E' un'acquavite di malto originaria della Scozia. Il malto si ottiene essiccando al fuoco di torba l'orzo che, dopo essere stato bagnato e germinato, mette radici. Essiccato e polverizzato, il malto viene mischiato ad acqua calda, quindi fatto fermentare e distillato due volte in grandi alambicchi di rame. Lo spirito sgocciola infine entro speciali teche dove i distillatori provvedono a scartare "teste" e "code" e ad aggiungere acqua per portarlo alla gradazione voluta. Inizia quindi l'invecchiamento in piccole botti di quercia, che puo' essere prolungato a discrezione della distilleria. Deve essere comunque di almeno tre anni: l'eta' di un "blended", indicata in etichetta, e' quella del piu' giovane fa i whisky. "Scotch whisky" e' quello distillato in Scozia ed imbottigliato altrove. Il profumo e' una delle caratteristiche piu' importanti del whisky; gli esperti riconoscono un whisky solo annusando nel bicchiere, ed e' soprattutto al profumo che si affidano i blenders per creare un prodotto che sia sempre omogeneo.

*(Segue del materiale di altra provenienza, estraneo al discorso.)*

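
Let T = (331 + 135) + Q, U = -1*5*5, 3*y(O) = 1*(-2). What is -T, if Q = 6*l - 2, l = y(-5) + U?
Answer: -310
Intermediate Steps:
y(O) = -⅔ (y(O) = (1*(-2))/3 = (⅓)*(-2) = -⅔)
U = -25 (U = -5*5 = -25)
l = -77/3 (l = -⅔ - 25 = -77/3 ≈ -25.667)
Q = -156 (Q = 6*(-77/3) - 2 = -154 - 2 = -156)
T = 310 (T = (331 + 135) - 156 = 466 - 156 = 310)
-T = -1*310 = -310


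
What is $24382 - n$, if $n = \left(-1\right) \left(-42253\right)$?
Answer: $-17871$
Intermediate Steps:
$n = 42253$
$24382 - n = 24382 - 42253 = -17871$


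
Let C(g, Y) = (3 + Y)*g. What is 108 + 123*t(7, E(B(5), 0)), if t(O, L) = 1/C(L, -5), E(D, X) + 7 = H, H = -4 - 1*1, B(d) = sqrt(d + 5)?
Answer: 905/8 ≈ 113.13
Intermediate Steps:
B(d) = sqrt(5 + d)
C(g, Y) = g*(3 + Y)
H = -5 (H = -4 - 1 = -5)
E(D, X) = -12 (E(D, X) = -7 - 5 = -12)
t(O, L) = -1/(2*L) (t(O, L) = 1/(L*(3 - 5)) = 1/(L*(-2)) = 1/(-2*L) = -1/(2*L))
108 + 123*t(7, E(B(5), 0)) = 108 + 123*(-1/2/(-12)) = 108 + 123*(-1/2*(-1/12)) = 108 + 123*(1/24) = 108 + 41/8 = 905/8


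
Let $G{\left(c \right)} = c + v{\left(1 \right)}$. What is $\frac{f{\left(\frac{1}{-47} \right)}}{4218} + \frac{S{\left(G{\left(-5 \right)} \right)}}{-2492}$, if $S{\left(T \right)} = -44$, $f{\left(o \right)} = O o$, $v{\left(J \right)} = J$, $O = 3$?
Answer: $\frac{726279}{41169086} \approx 0.017641$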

Il forte profumo e sapore di "fumo" che hanno soprattutto i malti e' la vera caratteristica del whisky, e dipende dalla essiccazione del cereale al fuoco di torba. Il colore va dal giallo paglierino al giallo dorato, ambrato, quasi arancione. Non ha pero' grande importanza (se non per identificare una certa marca), visto che dipende dal legno delle botti o dal caramello aggiunto allo spirito. Il sapore e' determinato dal malto. Un whisky di puro grano non ha grossa individualita', mentre il sapore di un blended dipende soprattutto da quanti e quali "malti" sono mischiati. Fondamentale per la formazione di un determinato whisky di malto e' l'acqua, che ogni distilleria trae da esclusive fonti private.